What of those who'll see Cornell's involvement as a cynical attempt to cash in on the Seattle cache? Alice jumps in before the final two words have left my mouth:

"I hooked up with Chris before Soundgarden were that big. They were big in Seattle, but I don't think they'd made a national impact yet; they were bubbling under. And, as far as I was concerned, the Seattle sound - sort of slackers' anthems - wasn't that new. 'I'm Eighteen' (off 'Love It To Death') was a slackers' anthem.

"I like the Seattle bands," Cooper continues. "I liked Nirvana a lot, because they made great records and wrote great songs - it wasn't just jamming. Some bands forget the art of writing songs. They think, 'We'll do this guitar solo and get the drums going and it'll sound great', but they forget to actually write a song and it becomes indistinguishable as to who's who."

That is not a problem Alice has to grapple with. But Rock 'n' Roll's other major pitfalls - not least chronic substance abuse - are more familiar ground for Cooper. What has enabled him to survive while generations of others - from Jim Morrison to Kurt Cobain - have died?

"I think as long as you have something to contribute, you'll always be around and Alice always tries to contribute something," Alice answers, still talking about himself in the third person! "I would be embarrassed to release an album that repeated what I'd done before.

"I felt that this (new) album had underlying messages. I usually stay away from messages, but this time I want to tell people something."

'Nothing's Free' is a fairly stark exploration of the depth of one plumb....

"Yeah," agrees Alice, "and the end of 'Cleansed Fire' is written an awful lot about what I believe. But you have to set it up so the problem can be recognised. I brought it up through the kid being in a place he shouldn't be, and now he's got to stand up for what he believes - against all this bombardment. If you go out into the world, you'll find that kid everywhere, and he's been bombarded by everything."

But how do some people survive this bombardment, when others fail?

"Some people don't have a background to fall back on. They don't have family. I was lucky to have a family all my life. I had a mom and a dad. I had grandparents, I had uncles," Alice says sincerely. "When a kid doesn't know who his dad is, doesn't know who his new dad's gonna be, he's gonna go out in gangs. He's gonna go to people who are always going to send him in the wrong direction. If you're going to be a kid on the streets, you've got to be strong, not just physically, but spiritually, morally...just to survive. If you can't resist temptations, you're going to die out there."
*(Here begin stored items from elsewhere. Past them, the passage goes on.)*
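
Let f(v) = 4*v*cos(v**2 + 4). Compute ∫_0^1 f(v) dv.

Let u = v**2 + 4, so du = 2*v dv. When v = 0, u = 4; when v = 1, u = 5.
The integral becomes 2·∫ cos(u) du from 4 to 5, with antiderivative 2*sin(u).
Back in v: F(v) = 2*sin(v**2 + 4).
Then F(1) - F(0) = (2*sin(5)) - (2*sin(4)) = 2*sin(5) - 2*sin(4).

2*sin(5) - 2*sin(4)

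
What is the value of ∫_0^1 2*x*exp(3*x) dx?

Integrate by parts once (u = x, dv = 2*exp(3*x) dx).
An antiderivative is F(x) = (6*x - 2)*exp(3*x)/9.
Then F(1) - F(0) = (4*exp(3)/9) - (-2/9) = 2/9 + 4*exp(3)/9.

2/9 + 4*exp(3)/9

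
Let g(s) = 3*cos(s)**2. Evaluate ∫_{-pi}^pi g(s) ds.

Use the identity cos^2(s) = (1 + cos(2*s))/2.
An antiderivative is F(s) = 3*s/2 + 3*sin(2*s)/4.
Then F(pi) - F(-pi) = (3*pi/2) - (-3*pi/2) = 3*pi.

3*pi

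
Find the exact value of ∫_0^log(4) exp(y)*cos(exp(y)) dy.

-sin(1) + sin(4)

Let u = exp(y), so du = exp(y) dy. When y = 0, u = 1; when y = log(4), u = 4.
The integral becomes ∫ cos(u) du from 1 to 4, with antiderivative sin(u).
Back in y: F(y) = sin(exp(y)).
Then F(log(4)) - F(0) = (sin(4)) - (sin(1)) = -sin(1) + sin(4).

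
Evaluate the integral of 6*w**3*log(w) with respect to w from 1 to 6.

Integrate by parts once (u = ln w, dv = 6*w**3 dw).
An antiderivative is F(w) = 3*w**4*(4*log(w) - 1)/8.
Then F(6) - F(1) = (-486 + 1944*log(2) + 1944*log(3)) - (-3/8) = -3885/8 + 1944*log(2) + 1944*log(3).

-3885/8 + 1944*log(2) + 1944*log(3)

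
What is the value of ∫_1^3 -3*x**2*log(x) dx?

26/3 - 27*log(3)

Integrate by parts once (u = ln x, dv = -3*x**2 dx).
An antiderivative is F(x) = -x**3*(3*log(x) - 1)/3.
Then F(3) - F(1) = (9 - 27*log(3)) - (1/3) = 26/3 - 27*log(3).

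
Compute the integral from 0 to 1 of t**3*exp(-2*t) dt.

Integrate by parts 3 times (u = t^3, dv = exp(-2*t) dt).
An antiderivative is F(t) = (-4*t**3 - 6*t**2 - 6*t - 3)*exp(-2*t)/8.
Then F(1) - F(0) = (-19*exp(-2)/8) - (-3/8) = 3/8 - 19*exp(-2)/8.

3/8 - 19*exp(-2)/8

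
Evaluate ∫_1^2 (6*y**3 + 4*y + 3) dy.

63/2

By the power rule, an antiderivative is F(y) = 3*y**4/2 + 2*y**2 + 3*y.
Then F(2) - F(1) = (38) - (13/2) = 63/2.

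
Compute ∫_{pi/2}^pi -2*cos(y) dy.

2

An antiderivative is F(y) = -2*sin(y).
Then F(pi) - F(pi/2) = (0) - (-2) = 2.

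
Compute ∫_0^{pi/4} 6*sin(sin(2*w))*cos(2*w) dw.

3 - 3*cos(1)

Let u = sin(2*w), so du = 2*cos(2*w) dw. When w = 0, u = 0; when w = pi/4, u = 1.
The integral becomes 3·∫ sin(u) du from 0 to 1, with antiderivative -3*cos(u).
Back in w: F(w) = -3*cos(sin(2*w)).
Then F(pi/4) - F(0) = (-3*cos(1)) - (-3) = 3 - 3*cos(1).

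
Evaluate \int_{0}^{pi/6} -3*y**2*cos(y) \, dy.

-sqrt(3)*pi/2 - pi**2/24 + 3

Integrate by parts twice (u = y^2, dv = -3*cos(y) dy).
An antiderivative is F(y) = -3*y**2*sin(y) - 6*y*cos(y) + 6*sin(y).
Then F(pi/6) - F(0) = (-sqrt(3)*pi/2 - pi**2/24 + 3) - (0) = -sqrt(3)*pi/2 - pi**2/24 + 3.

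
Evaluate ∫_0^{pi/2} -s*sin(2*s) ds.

-pi/4

Integrate by parts once (u = s, dv = -sin(2*s) ds).
An antiderivative is F(s) = s*cos(2*s)/2 - sin(2*s)/4.
Then F(pi/2) - F(0) = (-pi/4) - (0) = -pi/4.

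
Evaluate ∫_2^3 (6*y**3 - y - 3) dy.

92

By the power rule, an antiderivative is F(y) = 3*y**4/2 - y**2/2 - 3*y.
Then F(3) - F(2) = (108) - (16) = 92.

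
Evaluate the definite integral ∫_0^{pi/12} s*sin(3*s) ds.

Integrate by parts once (u = s, dv = sin(3*s) ds).
An antiderivative is F(s) = -s*cos(3*s)/3 + sin(3*s)/9.
Then F(pi/12) - F(0) = (sqrt(2)*(4 - pi)/72) - (0) = sqrt(2)*(4 - pi)/72.

sqrt(2)*(4 - pi)/72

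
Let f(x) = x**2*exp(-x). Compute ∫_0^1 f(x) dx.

Integrate by parts twice (u = x^2, dv = exp(-x) dx).
An antiderivative is F(x) = (-x**2 - 2*x - 2)*exp(-x).
Then F(1) - F(0) = (-5*exp(-1)) - (-2) = 2 - 5*exp(-1).

2 - 5*exp(-1)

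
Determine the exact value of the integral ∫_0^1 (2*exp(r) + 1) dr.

-1 + 2*E

An antiderivative is F(r) = r + 2*exp(r).
Then F(1) - F(0) = (1 + 2*E) - (2) = -1 + 2*E.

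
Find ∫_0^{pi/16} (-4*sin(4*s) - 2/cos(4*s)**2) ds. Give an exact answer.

An antiderivative is F(s) = cos(4*s) - tan(4*s)/2.
Then F(pi/16) - F(0) = (-1/2 + sqrt(2)/2) - (1) = -3/2 + sqrt(2)/2.

-3/2 + sqrt(2)/2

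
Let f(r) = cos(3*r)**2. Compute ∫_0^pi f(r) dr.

Use the identity cos^2(3*r) = (1 + cos(6*r))/2.
An antiderivative is F(r) = r/2 + sin(6*r)/12.
Then F(pi) - F(0) = (pi/2) - (0) = pi/2.

pi/2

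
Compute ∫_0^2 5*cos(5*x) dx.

sin(10)

Let u = 5*x, so du = 5 dx. When x = 0, u = 0; when x = 2, u = 10.
The integral becomes ∫ cos(u) du from 0 to 10, with antiderivative sin(u).
Back in x: F(x) = sin(5*x).
Then F(2) - F(0) = (sin(10)) - (0) = sin(10).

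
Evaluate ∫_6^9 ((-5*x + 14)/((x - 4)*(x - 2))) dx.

-3*log(5) - 2*log(7) + 7*log(2)

Factor the denominator: x**2 - 6*x + 8 = (x - 2)(x - 4).
Partial fractions: (-5*x + 14)/((x - 4)*(x - 2)) = -2/(x - 2) - 3/(x - 4).
An antiderivative is F(x) = -3*log(x - 4) - 2*log(x - 2).
Then F(9) - F(6) = (-3*log(5) - 2*log(7)) - (-7*log(2)) = -3*log(5) - 2*log(7) + 7*log(2).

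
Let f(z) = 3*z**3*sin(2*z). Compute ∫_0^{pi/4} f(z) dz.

Integrate by parts 3 times (u = z^3, dv = 3*sin(2*z) dz).
An antiderivative is F(z) = -3*z**3*cos(2*z)/2 + 9*z**2*sin(2*z)/4 + 9*z*cos(2*z)/4 - 9*sin(2*z)/8.
Then F(pi/4) - F(0) = (-9/8 + 9*pi**2/64) - (0) = -9/8 + 9*pi**2/64.

-9/8 + 9*pi**2/64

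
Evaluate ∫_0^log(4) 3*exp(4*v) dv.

Let u = exp(v), so du = exp(v) dv. When v = 0, u = 1; when v = log(4), u = 4.
The integral becomes 3·∫ u**3 du from 1 to 4, with antiderivative 3*u**4/4.
Back in v: F(v) = 3*exp(4*v)/4.
Then F(log(4)) - F(0) = (192) - (3/4) = 765/4.

765/4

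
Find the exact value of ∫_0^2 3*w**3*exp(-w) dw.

18 - 114*exp(-2)

Integrate by parts 3 times (u = w^3, dv = 3*exp(-w) dw).
An antiderivative is F(w) = (-3*w**3 - 9*w**2 - 18*w - 18)*exp(-w).
Then F(2) - F(0) = (-114*exp(-2)) - (-18) = 18 - 114*exp(-2).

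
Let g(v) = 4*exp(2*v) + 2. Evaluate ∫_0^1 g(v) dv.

2*exp(2)

An antiderivative is F(v) = 2*exp(2*v) + 2*v.
Then F(1) - F(0) = (2 + 2*exp(2)) - (2) = 2*exp(2).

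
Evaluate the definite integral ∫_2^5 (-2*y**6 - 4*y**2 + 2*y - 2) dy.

-156981/7

By the power rule, an antiderivative is F(y) = -2*y**7/7 - 4*y**3/3 + y**2 - 2*y.
Then F(5) - F(2) = (-471935/21) - (-992/21) = -156981/7.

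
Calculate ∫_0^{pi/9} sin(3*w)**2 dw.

Use the identity sin^2(3*w) = (1 - cos(6*w))/2.
An antiderivative is F(w) = w/2 - sin(6*w)/12.
Then F(pi/9) - F(0) = (-sqrt(3)/24 + pi/18) - (0) = -sqrt(3)/24 + pi/18.

-sqrt(3)/24 + pi/18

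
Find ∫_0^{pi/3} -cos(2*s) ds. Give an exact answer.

-sqrt(3)/4

An antiderivative is F(s) = -sin(2*s)/2.
Then F(pi/3) - F(0) = (-sqrt(3)/4) - (0) = -sqrt(3)/4.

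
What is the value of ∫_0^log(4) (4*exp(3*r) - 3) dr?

An antiderivative is F(r) = 4*exp(3*r)/3 - 3*r.
Then F(log(4)) - F(0) = (256/3 - log(64)) - (4/3) = 84 - 6*log(2).

84 - 6*log(2)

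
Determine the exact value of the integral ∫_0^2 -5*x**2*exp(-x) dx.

-10 + 50*exp(-2)

Integrate by parts twice (u = x^2, dv = -5*exp(-x) dx).
An antiderivative is F(x) = (5*x**2 + 10*x + 10)*exp(-x).
Then F(2) - F(0) = (50*exp(-2)) - (10) = -10 + 50*exp(-2).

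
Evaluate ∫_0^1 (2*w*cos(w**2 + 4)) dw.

Let u = w**2 + 4, so du = 2*w dw. When w = 0, u = 4; when w = 1, u = 5.
The integral becomes ∫ cos(u) du from 4 to 5, with antiderivative sin(u).
Back in w: F(w) = sin(w**2 + 4).
Then F(1) - F(0) = (sin(5)) - (sin(4)) = sin(5) - sin(4).

sin(5) - sin(4)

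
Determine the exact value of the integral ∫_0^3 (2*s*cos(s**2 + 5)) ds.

-sin(5) + sin(14)

Let u = s**2 + 5, so du = 2*s ds. When s = 0, u = 5; when s = 3, u = 14.
The integral becomes ∫ cos(u) du from 5 to 14, with antiderivative sin(u).
Back in s: F(s) = sin(s**2 + 5).
Then F(3) - F(0) = (sin(14)) - (sin(5)) = -sin(5) + sin(14).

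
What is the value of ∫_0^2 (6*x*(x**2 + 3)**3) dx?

Let u = x**2 + 3, so du = 2*x dx. When x = 0, u = 3; when x = 2, u = 7.
The integral becomes 3·∫ u**3 du from 3 to 7, with antiderivative 3*u**4/4.
Back in x: F(x) = 3*(x**2 + 3)**4/4.
Then F(2) - F(0) = (7203/4) - (243/4) = 1740.

1740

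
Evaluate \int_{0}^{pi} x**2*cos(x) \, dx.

Integrate by parts twice (u = x^2, dv = cos(x) dx).
An antiderivative is F(x) = x**2*sin(x) + 2*x*cos(x) - 2*sin(x).
Then F(pi) - F(0) = (-2*pi) - (0) = -2*pi.

-2*pi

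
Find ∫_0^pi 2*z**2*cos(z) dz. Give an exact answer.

-4*pi

Integrate by parts twice (u = z^2, dv = 2*cos(z) dz).
An antiderivative is F(z) = 2*z**2*sin(z) + 4*z*cos(z) - 4*sin(z).
Then F(pi) - F(0) = (-4*pi) - (0) = -4*pi.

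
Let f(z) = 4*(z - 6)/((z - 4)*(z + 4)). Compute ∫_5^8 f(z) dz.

Factor the denominator: z**2 - 16 = (z + 4)(z - 4).
Partial fractions: 4*(z - 6)/((z - 4)*(z + 4)) = 5/(z + 4) - 1/(z - 4).
An antiderivative is F(z) = -log(z - 4) + 5*log(z + 4).
Then F(8) - F(5) = (5*log(3) + 8*log(2)) - (10*log(3)) = -5*log(3) + 8*log(2).

-5*log(3) + 8*log(2)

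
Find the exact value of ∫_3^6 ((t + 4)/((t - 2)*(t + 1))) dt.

Factor the denominator: t**2 - t - 2 = (t + 1)(t - 2).
Partial fractions: (t + 4)/((t - 2)*(t + 1)) = -1/(t + 1) + 2/(t - 2).
An antiderivative is F(t) = 2*log(t - 2) - log(t + 1).
Then F(6) - F(3) = (log(16/7)) - (-log(4)) = log(64/7).

log(64/7)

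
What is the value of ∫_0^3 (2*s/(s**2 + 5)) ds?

Let u = s**2 + 5, so du = 2*s ds. When s = 0, u = 5; when s = 3, u = 14.
The integral becomes ∫ 1/u du from 5 to 14, with antiderivative log(u).
Back in s: F(s) = log(s**2 + 5).
Then F(3) - F(0) = (log(14)) - (log(5)) = log(14/5).

log(14/5)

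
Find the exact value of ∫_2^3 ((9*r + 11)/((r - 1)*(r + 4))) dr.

Factor the denominator: r**2 + 3*r - 4 = (r + 4)(r - 1).
Partial fractions: (9*r + 11)/((r - 1)*(r + 4)) = 5/(r + 4) + 4/(r - 1).
An antiderivative is F(r) = 4*log(r - 1) + 5*log(r + 4).
Then F(3) - F(2) = (4*log(2) + 5*log(7)) - (5*log(2) + 5*log(3)) = -5*log(3) - log(2) + 5*log(7).

-5*log(3) - log(2) + 5*log(7)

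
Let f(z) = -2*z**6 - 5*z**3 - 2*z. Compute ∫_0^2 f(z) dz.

By the power rule, an antiderivative is F(z) = -2*z**7/7 - 5*z**4/4 - z**2.
Then F(2) - F(0) = (-424/7) - (0) = -424/7.

-424/7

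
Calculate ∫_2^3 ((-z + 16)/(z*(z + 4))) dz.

-5*log(7) + log(2) + 9*log(3)

Factor the denominator: z**2 + 4*z = (z + 4)z.
Partial fractions: (-z + 16)/(z*(z + 4)) = -5/(z + 4) + 4/z.
An antiderivative is F(z) = 4*log(z) - 5*log(z + 4).
Then F(3) - F(2) = (-5*log(7) + 4*log(3)) - (-5*log(3) - log(2)) = -5*log(7) + log(2) + 9*log(3).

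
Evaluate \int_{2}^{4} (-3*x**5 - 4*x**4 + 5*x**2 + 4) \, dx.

-40624/15

By the power rule, an antiderivative is F(x) = -x**6/2 - 4*x**5/5 + 5*x**3/3 + 4*x.
Then F(4) - F(2) = (-41168/15) - (-544/15) = -40624/15.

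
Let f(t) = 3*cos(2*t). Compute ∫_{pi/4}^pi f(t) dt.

An antiderivative is F(t) = 3*sin(2*t)/2.
Then F(pi) - F(pi/4) = (0) - (3/2) = -3/2.

-3/2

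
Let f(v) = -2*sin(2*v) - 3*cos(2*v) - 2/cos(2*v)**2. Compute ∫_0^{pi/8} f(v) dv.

-2 - sqrt(2)/4

An antiderivative is F(v) = -3*sin(2*v)/2 + cos(2*v) - tan(2*v).
Then F(pi/8) - F(0) = (-1 - sqrt(2)/4) - (1) = -2 - sqrt(2)/4.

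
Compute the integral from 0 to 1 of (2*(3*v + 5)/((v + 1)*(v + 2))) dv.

log(36)

Factor the denominator: v**2 + 3*v + 2 = (v + 2)(v + 1).
Partial fractions: 2*(3*v + 5)/((v + 1)*(v + 2)) = 2/(v + 2) + 4/(v + 1).
An antiderivative is F(v) = 4*log(v + 1) + 2*log(v + 2).
Then F(1) - F(0) = (2*log(3) + 4*log(2)) - (log(4)) = log(36).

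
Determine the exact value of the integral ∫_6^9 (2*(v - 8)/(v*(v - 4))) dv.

Factor the denominator: v**2 - 4*v = v(v - 4).
Partial fractions: 2*(v - 8)/(v*(v - 4)) = 4/v - 2/(v - 4).
An antiderivative is F(v) = 4*log(v) - 2*log(v - 4).
Then F(9) - F(6) = (-2*log(5) + 8*log(3)) - (2*log(2) + 4*log(3)) = log(81/100).

log(81/100)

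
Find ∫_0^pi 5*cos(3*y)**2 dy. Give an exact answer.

5*pi/2

Use the identity cos^2(3*y) = (1 + cos(6*y))/2.
An antiderivative is F(y) = 5*y/2 + 5*sin(6*y)/12.
Then F(pi) - F(0) = (5*pi/2) - (0) = 5*pi/2.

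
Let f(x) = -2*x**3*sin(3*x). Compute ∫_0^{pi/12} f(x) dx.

sqrt(2)*(-96*pi - 12*pi**2 + pi**3 + 384)/5184

Integrate by parts 3 times (u = x^3, dv = -2*sin(3*x) dx).
An antiderivative is F(x) = 2*x**3*cos(3*x)/3 - 2*x**2*sin(3*x)/3 - 4*x*cos(3*x)/9 + 4*sin(3*x)/27.
Then F(pi/12) - F(0) = (sqrt(2)*(-96*pi - 12*pi**2 + pi**3 + 384)/5184) - (0) = sqrt(2)*(-96*pi - 12*pi**2 + pi**3 + 384)/5184.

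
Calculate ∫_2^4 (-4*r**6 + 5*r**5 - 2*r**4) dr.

By the power rule, an antiderivative is F(r) = -4*r**7/7 + 5*r**6/6 - 2*r**5/5.
Then F(4) - F(2) = (-667648/105) - (-3424/105) = -221408/35.

-221408/35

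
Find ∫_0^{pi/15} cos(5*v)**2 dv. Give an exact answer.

sqrt(3)/40 + pi/30

Use the identity cos^2(5*v) = (1 + cos(10*v))/2.
An antiderivative is F(v) = v/2 + sin(10*v)/20.
Then F(pi/15) - F(0) = (sqrt(3)/40 + pi/30) - (0) = sqrt(3)/40 + pi/30.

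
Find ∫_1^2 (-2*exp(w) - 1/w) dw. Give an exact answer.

An antiderivative is F(w) = -2*exp(w) - log(w).
Then F(2) - F(1) = (-2*exp(2) - log(2)) - (-2*exp(1)) = -2*exp(2) - log(2) + 2*exp(1).

-2*exp(2) - log(2) + 2*exp(1)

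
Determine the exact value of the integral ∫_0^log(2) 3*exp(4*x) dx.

45/4

Let u = exp(x), so du = exp(x) dx. When x = 0, u = 1; when x = log(2), u = 2.
The integral becomes 3·∫ u**3 du from 1 to 2, with antiderivative 3*u**4/4.
Back in x: F(x) = 3*exp(4*x)/4.
Then F(log(2)) - F(0) = (12) - (3/4) = 45/4.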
In this context, 'out there' includes the life of the Rock 'n' Roll musicians. "Fame and money, things like that," confirms Alice. "Luckily, we did it over a long period of time and got used to making a little at a time, till finally we had a lot. Some bands put themselves together, then they're on a label, then they're filming a video, then they're on tour - within five months - and they just don't know how to handle it. If they get a hit, they get money, which is going to support every bad idea they ever had.

"This has a lot to do with what happened to Nirvana and Kurt Cobain. For him, it was too much too soon."

Alice Cooper has been through his dark ages. He's danced with the demons so close he could feel their spit on his eye. And he's still here, saving his ritual self-sacrifice for the stage. There isn't a tour lined up yet, but there will be. Stronger than ever, with a story to tell, Alice is back.


Video Nicey!

Alice has just completed a video for 'Lost In America', the first single to be taken off the new album. And, hey!, it's not not a psychopath's nightmare but really rather nice! Alice elaborates....

"It's funny, because I've found it to be - as far as the other videos go - very straight ahead Rock 'n' Roll. There weren't a lot of setups involved in it. It was basically the band playing over the song.

"It's the first real straight Rocker I've done in a long time - like 'Under My Wheels' or 'Elected' - so I really thought that the video ought to be very straightforward as well. There are not a lot of gimmicks going on. I tried to aim it towards a kind of Stooges feel. The guitar and riffs and everything are so bare-boned, that you just have to listen to the lyrics!"